Theresa May has tried hard to get her misnamed Withdrawal Agreement through the House of Commons. On 15th January it was defeated there by a majority of 230 votes, on 12th March by 149 votes and on 29th March by 58 votes. So she’s getting closer. She plans to try her luck again on 3rd June, before she stands down on the 7th. Rory Stewart, Mrs May’s Minister of International Development, has said that if MPs want Brexit then they should vote for her Agreement and stop quibbling over its details.
But how many MPs know what the details in the Withdrawal Agreement are? There are nearly 600 pages in the Agreement with its Articles often having clauses & subclauses which refer to EU legislation elsewhere – like Article 50 in the lengthy 2007 Treaty of Lisbon, which is the EU constitution voted down in both the French and Dutch Referendums in 2005. The total volume of words in EU laws & regulations since the European Project began must amount to many millions.
Also there are two different versions of the Withdrawal Agreement online, something I missed until Korea McLean pointed that out in her comments below my 2nd May Independence Daily article (here). The versions were published on 14th & 25th November 2018, clearly the latter must overrule the former. The 14th November WA has 585 pages and the 25th November WA has 599 pages, and Article 132 has been changed, the only significant change I know of.
The 14th November version of Article 132 contains the phrase “31st December 20XX” which enabled the Joint Committee, created in both versions from Article 164 onwards, to extend the Transition Period, during which the UK withdraws from the EU, until 31st December 2099. Whereas the 25th November version has replaced the 14th November version of Article 132 with the 14th November’s innocuous Article 126. So now the 25th November Article 132 only allows the JC to extend the transition period by “one or two years.”

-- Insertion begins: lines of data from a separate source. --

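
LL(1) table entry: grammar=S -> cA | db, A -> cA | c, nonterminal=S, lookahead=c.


For [S, c]: 'c' ∈ FIRST(cA)
Entry: S -> cA


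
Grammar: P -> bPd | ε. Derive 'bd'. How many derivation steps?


Derivation: P => bPd => bd
Steps: 2


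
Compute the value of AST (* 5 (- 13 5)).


Evaluate inner: (- 13 5) = 8
Evaluate root: (* 5 8) = 40
Result: 40


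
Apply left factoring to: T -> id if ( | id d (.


Common prefix: 'id'
Factored: T -> id T', T' -> if ( | d (


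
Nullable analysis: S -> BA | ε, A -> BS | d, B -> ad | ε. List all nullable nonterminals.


A nonterminal is nullable iff some alternative derives ε (directly, or every symbol in it is nullable)
Nullable: {A, B, S}


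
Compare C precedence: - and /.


'/' is multiplicative (level 10); '-' is additive (level 9)
Higher level binds tighter
'/' has higher precedence than '-'


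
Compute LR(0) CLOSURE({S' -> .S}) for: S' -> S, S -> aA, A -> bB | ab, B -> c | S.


Start: S' -> .S
For each item with dot before a nonterminal B, add B -> .γ for every B-production
Closure: [S' -> .S, S -> .aA]


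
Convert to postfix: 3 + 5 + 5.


Left to right (same or higher precedence on left)
Postfix: 3 5 + 5 +


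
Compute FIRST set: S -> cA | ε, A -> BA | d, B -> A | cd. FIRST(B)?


Per alternative of B: FIRST(A) = {c, d}; FIRST(cd) = {c}
FIRST(B) = {c, d}


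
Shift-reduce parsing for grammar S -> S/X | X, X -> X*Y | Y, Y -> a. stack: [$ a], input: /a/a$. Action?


'a' on top is the handle for Y -> a
Action: reduce (Y -> a)


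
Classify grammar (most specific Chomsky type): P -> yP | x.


Right-linear: every RHS is a terminal or a terminal followed by one nonterminal
Classification: Type 3 (Regular)


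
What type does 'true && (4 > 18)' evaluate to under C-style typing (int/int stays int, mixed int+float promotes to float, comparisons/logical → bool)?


Operand types: bool && bool
Rule: logical operators take bool operands and yield bool
Result type: bool


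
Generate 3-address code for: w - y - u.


Break into single-operator statements:
t1 = w - y
t2 = t1 - u


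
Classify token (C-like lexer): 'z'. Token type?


Pattern: letter/underscore followed by alphanumerics, not a keyword
Type: IDENTIFIER


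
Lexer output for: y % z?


Scan left to right, longest-match per lexeme
Tokens: ID(y), OP(%), ID(z)


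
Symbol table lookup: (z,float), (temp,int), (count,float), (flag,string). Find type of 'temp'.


Lookup 'temp' → type int


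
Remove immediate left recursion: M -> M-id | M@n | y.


Left-recursive alternatives: M-id, M@n; non-recursive: y
Introduce M': M -> yM', M' -> -idM' | @nM' | ε


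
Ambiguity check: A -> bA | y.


right-linear, alternatives start with distinct terminals 'b' vs 'y': unique leftmost derivation
Unambiguous


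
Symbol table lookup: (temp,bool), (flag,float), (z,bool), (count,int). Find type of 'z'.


Lookup 'z' → type bool


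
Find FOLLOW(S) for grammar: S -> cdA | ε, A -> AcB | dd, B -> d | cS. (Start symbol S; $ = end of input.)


$ ∈ FOLLOW(S). For each A -> αBβ: add FIRST(β)\{ε} to FOLLOW(B); if β nullable, add FOLLOW(A).
FOLLOW(S) = {$, c}


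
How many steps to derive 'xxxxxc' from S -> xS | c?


Derivation: S => xS => xxS => xxxS => xxxxS => xxxxxS => xxxxxc
Steps: 6


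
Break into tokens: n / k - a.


Scan left to right, longest-match per lexeme
Tokens: ID(n), OP(/), ID(k), OP(-), ID(a)


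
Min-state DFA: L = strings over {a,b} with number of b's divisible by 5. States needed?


Track (count of b) mod 5: states 0..4, accept at 0
Minimal DFA: 5 states


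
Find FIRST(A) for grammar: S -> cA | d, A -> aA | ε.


Per alternative of A: FIRST(aA) = {a}; FIRST(ε) = {ε}
FIRST(A) = {a, ε}


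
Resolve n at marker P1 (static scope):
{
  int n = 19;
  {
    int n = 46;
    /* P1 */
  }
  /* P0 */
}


n declared in the same block as P1
n = 46


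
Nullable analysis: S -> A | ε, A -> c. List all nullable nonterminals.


A nonterminal is nullable iff some alternative derives ε (directly, or every symbol in it is nullable)
Nullable: {S}


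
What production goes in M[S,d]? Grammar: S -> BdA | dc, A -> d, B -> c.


For [S, d]: 'd' ∈ FIRST(dc)
Entry: S -> dc


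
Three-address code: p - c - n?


Break into single-operator statements:
t1 = p - c
t2 = t1 - n


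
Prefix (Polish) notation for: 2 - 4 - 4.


left-to-right (same/higher precedence on left): tree is (- (- 2 4) 4)
Prefix: - - 2 4 4


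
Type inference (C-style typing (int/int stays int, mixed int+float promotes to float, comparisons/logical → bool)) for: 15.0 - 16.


Operand types: float - int
Rule: mixed int/float promotes to float; int/int stays int
Result type: float


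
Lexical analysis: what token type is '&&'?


Pattern: operator symbol
Type: OPERATOR


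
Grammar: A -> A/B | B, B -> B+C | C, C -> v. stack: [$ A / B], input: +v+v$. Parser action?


'+' can extend B; shift to build B -> B+C
Action: shift


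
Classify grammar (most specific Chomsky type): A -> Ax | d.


Left-linear: every RHS is a terminal or one nonterminal followed by a terminal
Classification: Type 3 (Regular)


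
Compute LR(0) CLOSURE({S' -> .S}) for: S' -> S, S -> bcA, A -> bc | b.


Start: S' -> .S
For each item with dot before a nonterminal B, add B -> .γ for every B-production
Closure: [S' -> .S, S -> .bcA]


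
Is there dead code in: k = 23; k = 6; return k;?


first assignment to k is overwritten before any read
Dead: 'k = 23'


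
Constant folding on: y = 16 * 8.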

So what happened to the notorious 14th November Article 132 in the 25th November Withdrawal Agreement? Has it been deleted or moved to another nook in the 25th November WA’s 599 pages? Even if the former version of Article 132 has been deleted, it did disclose an ambition to trap the UK in a transition period until 31st December 2099. And if the WA gets through the Commons on 3rd June then the Joint Committee that it creates can extend the transition period to the 31st December 2099 anyway. Why? Because the JC can do anything it wants. Clause 2 of Article 166 says that the decisions of the Joint Committee will be “binding” on the EU & UK. In other words this JC will overrule the British government.

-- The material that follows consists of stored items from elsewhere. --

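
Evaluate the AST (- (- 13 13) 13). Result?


Evaluate inner: (- 13 13) = 0
Evaluate root: (- 0 13) = -13
Result: -13


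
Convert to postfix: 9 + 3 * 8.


* has higher precedence, evaluate 3*8 first
Postfix: 9 3 8 * +


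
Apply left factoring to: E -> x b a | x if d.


Common prefix: 'x'
Factored: E -> x E', E' -> b a | if d


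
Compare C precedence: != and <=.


'<=' is relational (level 7); '!=' is equality (level 6)
Higher level binds tighter
'<=' has higher precedence than '!='


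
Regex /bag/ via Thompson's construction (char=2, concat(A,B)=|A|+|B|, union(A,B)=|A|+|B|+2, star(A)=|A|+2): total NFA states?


Syntax tree has 3 char leaf(s), 0 union(s), 0 star(s)
chars contribute 3×2 = 6; each union adds +2; each star adds +2
Total: 6 + 0 + 0 = 6 states


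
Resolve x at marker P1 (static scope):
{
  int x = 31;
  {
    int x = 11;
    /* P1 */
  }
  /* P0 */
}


x declared in the same block as P1
x = 11


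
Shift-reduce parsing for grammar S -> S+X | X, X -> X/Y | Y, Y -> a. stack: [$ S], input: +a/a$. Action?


shift '+' to continue S -> S+X
Action: shift


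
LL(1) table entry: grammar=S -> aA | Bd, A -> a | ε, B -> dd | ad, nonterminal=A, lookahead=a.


For [A, a]: 'a' ∈ FIRST(a)
Entry: A -> a


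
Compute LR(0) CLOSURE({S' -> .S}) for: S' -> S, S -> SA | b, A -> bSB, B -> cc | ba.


Start: S' -> .S
For each item with dot before a nonterminal B, add B -> .γ for every B-production
Closure: [S' -> .S, S -> .SA, S -> .b]


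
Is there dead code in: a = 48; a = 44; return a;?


first assignment to a is overwritten before any read
Dead: 'a = 48'


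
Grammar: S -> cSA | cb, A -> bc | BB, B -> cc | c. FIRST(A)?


Per alternative of A: FIRST(bc) = {b}; FIRST(BB) = {c}
FIRST(A) = {b, c}


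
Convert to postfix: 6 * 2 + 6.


Left to right (same or higher precedence on left)
Postfix: 6 2 * 6 +


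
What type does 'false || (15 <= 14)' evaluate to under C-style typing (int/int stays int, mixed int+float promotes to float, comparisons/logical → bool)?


Operand types: bool || bool
Rule: logical operators take bool operands and yield bool
Result type: bool


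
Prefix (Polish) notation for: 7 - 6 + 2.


left-to-right (same/higher precedence on left): tree is (+ (- 7 6) 2)
Prefix: + - 7 6 2


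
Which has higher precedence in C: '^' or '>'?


'>' is relational (level 7); '^' is bitwise XOR (level 4)
Higher level binds tighter
'>' has higher precedence than '^'


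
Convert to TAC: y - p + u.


Break into single-operator statements:
t1 = y - p
t2 = t1 + u


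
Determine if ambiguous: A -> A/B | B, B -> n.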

This Joint Committee will interpret the Withdrawal Agreement’s directions as to how the Withdrawal process is to be conducted. In doing so it will control the relationship between the EU & UK in the Transition Period. The elected government of the UK will be excluded from any control over the Withdrawal process and over the relationship between the EU & UK. So only the UK side of the unelected Joint Committee can battle for Britain. Article 168 (Exclusivity) says that all disputes on this JC between the EU & UK sides must go exclusively to the Arbitration Panel set up in Articles 171 to 181.
However Clause 1 of Article 174 says that “Where a dispute submitted to arbitration in accordance with this Title raises a question of interpretation of a concept of Union law, a question of interpretation of a provision of Union law referred to in this Agreement or a question of whether the United Kingdom has complied with its obligation under Article 89(2), the arbitration panel shall not decide on any such question”. Instead, as it’s a question of EU law, the Court of Justice of the European Union will make a decision binding on the Arbitration Panel, as the CJEU is the supreme authority over interpretation of EU law.
Furthermore the Withdrawal Agreement is a legal document and the EU sees it as part of EU law not International law. That is shown by the refusal of Article 168 to allow the UK side of the Joint Committee any appeal to international courts outside the EU. Some would see the Withdrawal Agreement as part of International law, and so as a Treaty between two sovereign states, the EU & UK. But by accepting the exclusive settlement by the CJEU of any disputes arising from the WA, the Agreement accepts that the UK is no longer a sovereign state, but merely a region of the EU, subject to the Court of Justice of the EU.
Those who wrote the Withdrawal Agreement (bureaucrats not politicians) see the WA as an EU legal document, and see all disputes in the Joint Committee as over EU law, which must go to the CJEU for settlement. So why waste pages 179 to 194 in Title lll (Dispute Management) with Articles 167-173 & 175-181 on the pointless Arbitration Panel? Clause 1 of Article 174 which hands disputes on the JC over to the CJEU is the only part of those sixteen pages that matters, and it takes up only a third of page 285 (in the 25th November WA).
There are many evils in Mrs May’s misnamed Withdrawal Agreement. But creating the Joint Committee as a dictatorial junta over the UK is by far the worst. So why did Boris Johnson, Jacob Rees-Mogg and Dominic Raab vote for the WA on 29th March? The Department for Exiting the European Union (DEXEU) printed 1300 copies of the WA and sent 1100 to MPs & Peers in Parliament. BJ, JR-M & DR clearly haven’t bothered to read the copies of the Withdrawal Agreement that DEXEU sent to them.